Two Conservative politicians elected by Dorset voters are among those urging for a referendum on a controversial EU reform treaty.
Neil Parish, European parliament minister for the South West with primary responsibility for Dorset, and Sir John Butterfill, MP for Bournemouth West, have both spoken in support of a public vote on the EU reform treaty – or Lisbon Treaty as it is formally called.
The treaty replaces the failed European Constitution of 2005, on which the Government had promised a referendum.
“Mr Parish believes that it is a disgrace that the British people are being denied a referendum by Gordon Brown as it was an election manifesto promise by the Labour Party”, said Dan Dalton, a political assistant to Mr Parish.

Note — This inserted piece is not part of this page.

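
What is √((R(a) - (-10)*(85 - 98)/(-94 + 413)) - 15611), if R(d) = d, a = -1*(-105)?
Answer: 12*I*√10957969/319 ≈ 124.52*I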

Sir John Butterfill similarly said: “Together with my Conservative colleagues, I feel very strongly that the Government should hold a referendum on the new EU Treaty (…) in the modern world, where people want power and control over their lives, to deny them a referendum is a denial of democracy.”
Yet many ministers are arguing there is no need because the treaty only amends the existing EU Constitution rather than making a new one.
Leader of the Liberal Democrats Nick Clegg announced yesterday that his party would vote against a referendum on the Lisbon treaty, saving it for whether the UK should be in the EU at all.
What the treaty would really mean for Europe and the UK, let alone Dorset, is not clear.
Mr Dalton said that people in Dorset “can expect to see an EU representative representing Britain in the UN Security Council at times, they can expect to see an EU President and what is in effect a Foreign Secretary speaking on their behalf on international relations.”
On Labour’s website, Europe minister Jim Murphy argued that it would speed up international aid, help tackle climate change and enshrine the rights of children.